Global cloud market soars again, but AI could pose a risk
Cloud infrastructure spending by enterprises is on an upward trajectory despite economic challenges, as per recent data from Synergy Research Group. In the second quarter of 2023, global spending on cloud infrastructure services reached $64.8 billion, marking a notable increase of $10 billion compared to the same period in 2022. This growth trend has persisted for three consecutive quarters, even amidst budget constraints.
Microsoft and Google have demonstrated positive momentum in market share, steadily expanding their presence over time. Amazon Web Services (AWS) remains a dominant force, holding nearly a third of the market share. Microsoft and Google have captured 22% and 11% respectively, collectively comprising 65% of the market. In the realm of public cloud services, these three leaders exhibit even more pronounced control, with a combined market share of 72%.

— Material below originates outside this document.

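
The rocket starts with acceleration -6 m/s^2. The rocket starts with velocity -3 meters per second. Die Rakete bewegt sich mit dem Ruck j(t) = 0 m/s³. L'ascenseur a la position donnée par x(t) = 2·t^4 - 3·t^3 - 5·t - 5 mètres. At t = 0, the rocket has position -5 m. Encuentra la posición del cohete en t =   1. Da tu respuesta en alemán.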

Over a five-year span, IBM’s market share has continued to decline, and Alibaba has also experienced a decrease, despite a surge in 2021. Analysts attribute the recent slowdown in growth rates to various factors, including macroeconomic pressures, enterprise cost-cutting measures, localized challenges in the Chinese market, and the effects of the law of large numbers. However, additional factors could be contributing to this trend.
In the first half of 2023, many enterprises have been increasingly interested in developing their own AI tools. While some opt for AI-as-a-Service solutions, others are investing in acquiring their own high-performance hardware, including costly industry-leading processors. This shift in focus toward AI-related initiatives may have temporarily shifted the spotlight away from cloud spending.
Looking ahead, Synergy Research Group anticipates that current short-term challenges will likely resolve themselves, allowing for continued growth in the foreseeable future.